There are napkins, tablecloths, tea towels, table runners, and an apron, all with finely stitched colorful scenes on them. One tablecloth depicts a polar bear hunt from beginning to end. Another shows several outside activities common with the changing seasons: Tiny figures can be seen chasing butterflies, picking berries, and boiling a kettle.

Some of the embroideries include geographical information with landscapes and local buildings that still exist. Other scenes record memorable events: there are representations of MacMillan’s schooner, “The Bowdoin,” lying at anchor and sailing by a point of land. MacMillan himself is depicted next to a baby muskox—this was inspired by a photo taken further north, near Greenland, that LeMoine recognized from the Museum’s photography archives.

(Some of the embroideries were clearly used as everyday objects for a while by the MacMillans, says Kaplan, pointing to a couple of cigarette burns on a tablecloth.)

embroidery detail
Conversations with community members in Nain, Labrador, last March revealed a wealth of geographic information embedded in the embroideries. People in Nain identified the bridge depicted on this placemat as a somewhat forgotten feature now buried under grass, and the building on the right as one of the oldest houses in the community.
Kaplan and Donlan with all embroideries laid out.
The Museum must decide which embroideries are durable enough to make the trip to Labrador.

Going Back

The three women are in a classroom in Hubbard Hall above the Arctic Museum, with Bowdoin’s entire embroidery collection spread on tables around them. Their job is to pick out which of the ninety-two pieces will be carefully packed up in muslin for the journey north. Kaplan says they’re taking the unusual step of transporting the items from the collection to Labrador because of the excitement generated on the last visit to the region twelve months ago, when they showed detailed photographs of the artifacts to community members.

Schooner Bowdoin embroidered
The Schooner Bowdoin is stitched onto this tablecloth depicting the departure of Donald MacMillan and crew while figures give them a cheerful farewell.

“We had some very good photographic slides of the embroideries when we came last year,” Kaplan says, “but this proved frustrating for some seamstresses, who would walk up to the screen to look more closely and then want to touch it and study the back of the cloth. ‘We have to be able to hold it and look at the stitching in the back,’ they told us.”

This time, Inuit elders will be able to do just that—to hold the embroideries in their hands, study them, and feel them—in an experience which may jog memories and help unlock some of the mystery surrounding these finely crafted treasures.

“One thing we dream of is that some people will perhaps recognize the work of individual seamstresses, so we can identify the creators of some of these pieces.”
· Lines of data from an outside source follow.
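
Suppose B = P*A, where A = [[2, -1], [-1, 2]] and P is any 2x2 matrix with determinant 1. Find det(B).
3

By the multiplicative property of determinants, det(B) = det(P*A) = det(P) * det(A) = det(A),
so the determinant is invariant under multiplication by any determinant-1 matrix; we just need det(A).

det(A) = (2)(2) - (-1)(-1) = 4 - 1 = 3

Therefore det(B) = 1 * 3 = 3.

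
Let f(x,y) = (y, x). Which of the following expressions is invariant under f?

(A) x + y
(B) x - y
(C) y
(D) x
A

For f(x,y) = (y, x):
After applying f: x' = y, y' = x. So x' + y' = y + x = x + y.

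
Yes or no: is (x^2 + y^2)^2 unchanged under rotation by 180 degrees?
Yes

Applying rotation by 180 degrees: x' = x*cos(180 degrees) - y*sin(180 degrees) = -x, y' = x*sin(180 degrees) + y*cos(180 degrees) = -y

Substituting into (x^2 + y^2)^2:
((-x)^2 + (-y)^2)^2
= x^4 + 2x^2y^2 + y^4 = (x^2 + y^2)^2

This equals the original expression (x^2 + y^2)^2, so it IS invariant.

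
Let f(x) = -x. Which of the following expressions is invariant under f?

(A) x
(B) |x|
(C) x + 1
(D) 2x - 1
B

For f(x) = -x:
Applying f replaces x by -x. Since |-x| = |x|, the absolute value is unchanged by f, whereas x -> -x, 2x - 1 -> -2x - 1 and x + 1 -> -x + 1 all change.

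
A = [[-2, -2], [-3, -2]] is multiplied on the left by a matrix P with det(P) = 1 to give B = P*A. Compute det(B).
-2

By the multiplicative property of determinants, det(B) = det(P*A) = det(P) * det(A) = det(A),
so the determinant is invariant under multiplication by any determinant-1 matrix; we just need det(A).

det(A) = (-2)(-2) - (-2)(-3) = 4 - 6 = -2

Therefore det(B) = 1 * (-2) = -2.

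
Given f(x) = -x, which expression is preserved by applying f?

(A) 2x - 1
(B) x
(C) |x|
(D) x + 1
C

For f(x) = -x:
Applying f replaces x by -x. Since |-x| = |x|, the absolute value is unchanged by f, whereas x -> -x, 2x - 1 -> -2x - 1 and x + 1 -> -x + 1 all change.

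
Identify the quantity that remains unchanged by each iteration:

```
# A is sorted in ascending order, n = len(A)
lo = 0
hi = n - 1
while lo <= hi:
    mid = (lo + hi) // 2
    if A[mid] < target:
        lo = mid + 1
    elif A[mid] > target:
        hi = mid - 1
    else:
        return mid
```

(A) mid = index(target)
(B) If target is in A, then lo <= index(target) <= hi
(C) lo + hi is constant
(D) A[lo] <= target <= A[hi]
B

A loop invariant must hold before the first iteration and be re-established by every execution of the body.

(B) If target is in A, then lo <= index(target) <= hi: Before the loop [lo, hi] = [0, n-1] covers every index. When A[mid] < target, sortedness puts target strictly to the right of mid, so setting lo = mid + 1 keeps index(target) in [lo, hi]; symmetrically for hi = mid - 1. Hence 'if target is in A then lo <= index(target) <= hi' holds after every iteration, and when lo > hi it proves target is absent.

The other options fail:
(A) mid = index(target): mid is just the current probe; it equals index(target) only on the iteration that returns.
(C) lo + hi is constant: each iteration moves exactly one of lo, hi, so lo + hi changes (e.g. 0 + (n-1) becomes (mid+1) + (n-1)).
(D) A[lo] <= target <= A[hi]: fails when target is not in A (e.g. target < A[0] already violates it before the loop), so it is not maintained in general.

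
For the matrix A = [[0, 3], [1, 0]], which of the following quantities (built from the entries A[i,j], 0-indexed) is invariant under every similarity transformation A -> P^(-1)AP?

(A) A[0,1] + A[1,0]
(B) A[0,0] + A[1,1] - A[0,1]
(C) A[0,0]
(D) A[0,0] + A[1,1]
D

A[0,0] + A[1,1] is the trace of A. By the cyclic property of the trace, tr(P^(-1)AP) = tr(APP^(-1)) = tr(A), so it is the same for every matrix similar to A.

The other combinations are not similarity invariants. For example, take P = [[1, 2], [0, 1]] (det P = 1), so P^(-1) = [[1, -2], [0, 1]] and
B = P^(-1)AP = [[-2, -1], [1, 2]].
Evaluating each option on A and on B:
(A) A[0,1] + A[1,0]: 4 for A, 0 for B -> changes
(B) A[0,0] + A[1,1] - A[0,1]: -3 for A, 1 for B -> changes
(C) A[0,0]: 0 for A, -2 for B -> changes
(D) A[0,0] + A[1,1]: 0 for A, 0 for B -> unchanged

Only (D) A[0,0] + A[1,1] = 0 survives (and it does so for every P, not just this one), so it is the invariant.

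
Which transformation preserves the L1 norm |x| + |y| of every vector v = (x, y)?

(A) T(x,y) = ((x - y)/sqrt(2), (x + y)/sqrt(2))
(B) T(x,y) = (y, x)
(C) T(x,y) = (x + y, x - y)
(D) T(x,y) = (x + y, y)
B

A transformation preserves a norm if ||T(v)|| = ||v|| for every v; a single vector where the norm changes rules an option out.

(A) T(x,y) = ((x - y)/sqrt(2), (x + y)/sqrt(2)): v = (1, 0) has norm |1| + |0| = 1, but T(v) = (sqrt(2)/2, sqrt(2)/2) has norm sqrt(2) -- not preserved.
(B) T(x,y) = (y, x): preserves the norm -- it only permutes the coordinates and/or flips signs, which leaves |x| + |y| unchanged.
(C) T(x,y) = (x + y, x - y): v = (1, 0) has norm |1| + |0| = 1, but T(v) = (1, 1) has norm 2 -- not preserved.
(D) T(x,y) = (x + y, y): v = (0, 1) has norm |0| + |1| = 1, but T(v) = (1, 1) has norm 2 -- not preserved.

Therefore the answer is (B).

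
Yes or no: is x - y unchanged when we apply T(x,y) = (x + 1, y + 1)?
Yes

Substitute T(x,y) = (x + 1, y + 1) into the expression and compare with the original.

Original: x - y
After applying T: (x + 1) - (y + 1) = x - y

This is identical to the original x - y, so the expression is invariant.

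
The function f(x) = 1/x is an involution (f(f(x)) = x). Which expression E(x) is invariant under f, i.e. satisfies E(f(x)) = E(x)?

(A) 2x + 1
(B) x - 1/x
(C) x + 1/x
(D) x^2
C

Replace x by f(x) = 1/x in each option and simplify. As a quick numerical cross-check, also compare E(3) with E(f(3)) = E(1/3).

(A) 2x + 1  ->  2(1/x) + 1 = (x + 2)/x; check: E(3) = 7 but E(1/3) = 5/3.   [not invariant]
(B) x - 1/x  ->  (1/x) - 1/(1/x) = -x + 1/x; check: E(3) = 8/3 but E(1/3) = -8/3.   [not invariant]
(C) x + 1/x  ->  (1/x) + 1/(1/x), which simplifies back to x + 1/x; check: E(3) = 10/3, E(1/3) = 10/3.   [invariant]
(D) x^2  ->  (1/x)^2 = x^(-2); check: E(3) = 9 but E(1/3) = 1/9.   [not invariant]

Only (C) is unchanged. E is symmetric under swapping x with f(x) = 1/x, which is exactly what an involution does.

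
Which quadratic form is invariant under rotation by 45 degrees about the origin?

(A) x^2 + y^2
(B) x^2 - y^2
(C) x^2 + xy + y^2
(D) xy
A

Rotation by 45 degrees sends (x, y) to (sqrt(2)x/2 - sqrt(2)y/2, sqrt(2)x/2 + sqrt(2)y/2).
Substitute the transformed coordinates into each option and compare with the original:
(A) x^2 + y^2  ->  (sqrt(2)x/2 - sqrt(2)y/2)^2 + (sqrt(2)x/2 + sqrt(2)y/2)^2 = x^2 + y^2   [equals x^2 + y^2: invariant]
(B) x^2 - y^2  ->  (sqrt(2)x/2 - sqrt(2)y/2)^2 - (sqrt(2)x/2 + sqrt(2)y/2)^2 = -2xy   [differs from x^2 - y^2: not invariant]
(C) x^2 + xy + y^2  ->  (sqrt(2)x/2 - sqrt(2)y/2)^2 + (sqrt(2)x/2 - sqrt(2)y/2)(sqrt(2)x/2 + sqrt(2)y/2) + (sqrt(2)x/2 + sqrt(2)y/2)^2 = 3x^2/2 + y^2/2   [differs from x^2 + xy + y^2: not invariant]
(D) xy  ->  (sqrt(2)x/2 - sqrt(2)y/2)(sqrt(2)x/2 + sqrt(2)y/2) = x^2/2 - y^2/2   [differs from xy: not invariant]

Only option (A), x^2 + y^2, is unchanged by the transformation.
x^2 + y^2 is the squared distance from the origin, which rotations preserve.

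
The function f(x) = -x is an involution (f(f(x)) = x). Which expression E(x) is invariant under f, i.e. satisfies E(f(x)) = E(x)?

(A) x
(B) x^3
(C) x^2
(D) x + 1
C

Replace x by f(x) = -x in each option and simplify. As a quick numerical cross-check, also compare E(4) with E(f(4)) = E(-4).

(A) x  ->  (-x) = -x; check: E(4) = 4 but E(-4) = -4.   [not invariant]
(B) x^3  ->  (-x)^3 = -x^3; check: E(4) = 64 but E(-4) = -64.   [not invariant]
(C) x^2  ->  (-x)^2, which simplifies back to x^2; check: E(4) = 16, E(-4) = 16.   [invariant]
(D) x + 1  ->  (-x) + 1 = 1 - x; check: E(4) = 5 but E(-4) = -3.   [not invariant]

Only (C) is unchanged. E is symmetric under swapping x with f(x) = -x, which is exactly what an involution does.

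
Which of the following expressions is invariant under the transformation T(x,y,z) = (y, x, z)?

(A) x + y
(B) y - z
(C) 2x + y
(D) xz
A

Apply T(x,y,z) = (y, x, z) to each option, i.e. replace (x, y, z) by the transformed coordinates.
Substitute the transformed coordinates into each option and compare with the original:
(A) x + y  ->  (y) + (x) = x + y   [equals x + y: invariant]
(B) y - z  ->  (x) - (z) = x - z   [differs from y - z: not invariant]
(C) 2x + y  ->  2(y) + (x) = x + 2y   [differs from 2x + y: not invariant]
(D) xz  ->  (y)(z) = yz   [differs from xz: not invariant]

Only option (A), x + y, is unchanged by the transformation.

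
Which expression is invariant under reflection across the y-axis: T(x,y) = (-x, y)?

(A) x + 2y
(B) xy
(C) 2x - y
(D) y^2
D

The map is reflection across the y-axis: T(x,y) = (-x, y).
Substitute the transformed coordinates into each option and compare with the original:
(A) x + 2y  ->  (-x) + 2(y) = -x + 2y   [differs from x + 2y: not invariant]
(B) xy  ->  (-x)(y) = -xy   [differs from xy: not invariant]
(C) 2x - y  ->  2(-x) - (y) = -2x - y   [differs from 2x - y: not invariant]
(D) y^2  ->  (y)^2 = y^2   [equals y^2: invariant]

Only option (D), y^2, is unchanged by the transformation.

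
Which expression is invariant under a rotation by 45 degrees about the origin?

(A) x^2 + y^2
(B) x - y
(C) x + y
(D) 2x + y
A

A rotation by 45 degrees sends (x, y) to (sqrt(2)x/2 - sqrt(2)y/2, sqrt(2)x/2 + sqrt(2)y/2).
Substitute the transformed coordinates into each option and compare with the original:
(A) x^2 + y^2  ->  (sqrt(2)x/2 - sqrt(2)y/2)^2 + (sqrt(2)x/2 + sqrt(2)y/2)^2 = x^2 + y^2   [equals x^2 + y^2: invariant]
(B) x - y  ->  (sqrt(2)x/2 - sqrt(2)y/2) - (sqrt(2)x/2 + sqrt(2)y/2) = -sqrt(2)y   [differs from x - y: not invariant]
(C) x + y  ->  (sqrt(2)x/2 - sqrt(2)y/2) + (sqrt(2)x/2 + sqrt(2)y/2) = sqrt(2)x   [differs from x + y: not invariant]
(D) 2x + y  ->  2(sqrt(2)x/2 - sqrt(2)y/2) + (sqrt(2)x/2 + sqrt(2)y/2) = 3sqrt(2)x/2 - sqrt(2)y/2   [differs from 2x + y: not invariant]

Only option (A), x^2 + y^2, is unchanged by the transformation.
Geometrically, x^2 + y^2 is the squared distance from the origin, which every rotation about the origin preserves.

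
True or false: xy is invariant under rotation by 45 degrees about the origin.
False

Applying rotation by 45 degrees: x' = x*cos(45 degrees) - y*sin(45 degrees) = sqrt(2)x/2 - sqrt(2)y/2, y' = x*sin(45 degrees) + y*cos(45 degrees) = sqrt(2)x/2 + sqrt(2)y/2

Substituting into xy:
(sqrt(2)x/2 - sqrt(2)y/2)(sqrt(2)x/2 + sqrt(2)y/2)
= x^2/2 - y^2/2

This differs from the original expression xy, so it is NOT invariant.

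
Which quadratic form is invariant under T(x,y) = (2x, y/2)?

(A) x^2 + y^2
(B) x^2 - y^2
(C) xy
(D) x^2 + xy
C

T multiplies x by 2 and divides y by 2.
Substitute the transformed coordinates into each option and compare with the original:
(A) x^2 + y^2  ->  (2x)^2 + (y/2)^2 = 4x^2 + y^2/4   [differs from x^2 + y^2: not invariant]
(B) x^2 - y^2  ->  (2x)^2 - (y/2)^2 = 4x^2 - y^2/4   [differs from x^2 - y^2: not invariant]
(C) xy  ->  (2x)(y/2) = xy   [equals xy: invariant]
(D) x^2 + xy  ->  (2x)^2 + (2x)(y/2) = 4x^2 + xy   [differs from x^2 + xy: not invariant]

Only option (C), xy, is unchanged by the transformation.
The factors 2 and 1/2 cancel only in the pure product xy.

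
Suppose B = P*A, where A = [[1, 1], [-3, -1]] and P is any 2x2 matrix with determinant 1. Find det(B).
2

By the multiplicative property of determinants, det(B) = det(P*A) = det(P) * det(A) = det(A),
so the determinant is invariant under multiplication by any determinant-1 matrix; we just need det(A).

det(A) = (1)(-1) - (1)(-3) = -1 - (-3) = 2

Therefore det(B) = 1 * 2 = 2.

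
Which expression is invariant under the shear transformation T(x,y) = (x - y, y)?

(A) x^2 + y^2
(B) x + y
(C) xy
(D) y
D

Under the shear T(x,y) = (x - y, y):
Substitute the transformed coordinates into each option and compare with the original:
(A) x^2 + y^2  ->  (x - y)^2 + (y)^2 = x^2 - 2xy + 2y^2   [differs from x^2 + y^2: not invariant]
(B) x + y  ->  (x - y) + (y) = x   [differs from x + y: not invariant]
(C) xy  ->  (x - y)(y) = xy - y^2   [differs from xy: not invariant]
(D) y  ->  (y) = y   [equals y: invariant]

Only option (D), y, is unchanged by the transformation.
A horizontal shear moves points parallel to the x-axis, so the y-coordinate (and any function of y alone) is unchanged.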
—Genevieve LeMoine, Museum curator

The trip to Labrador is part of a larger project called Tradition and Transitions, a partnership between the Nunatsiavut Government and the Memorial University of Newfoundland, with the Peary-MacMillan Arctic Museum as a collaborator. The team’s travel is also partly funded by a grant from The Kane Lodge Foundation, Inc.

 


In 2020, construction will begin on a new home for the Peary-MacMillan Arctic Museum and Center for Arctic Studies—a sign of Bowdoin’s ongoing commitment to the Arctic region, a connection that goes back over a century-and-a-half.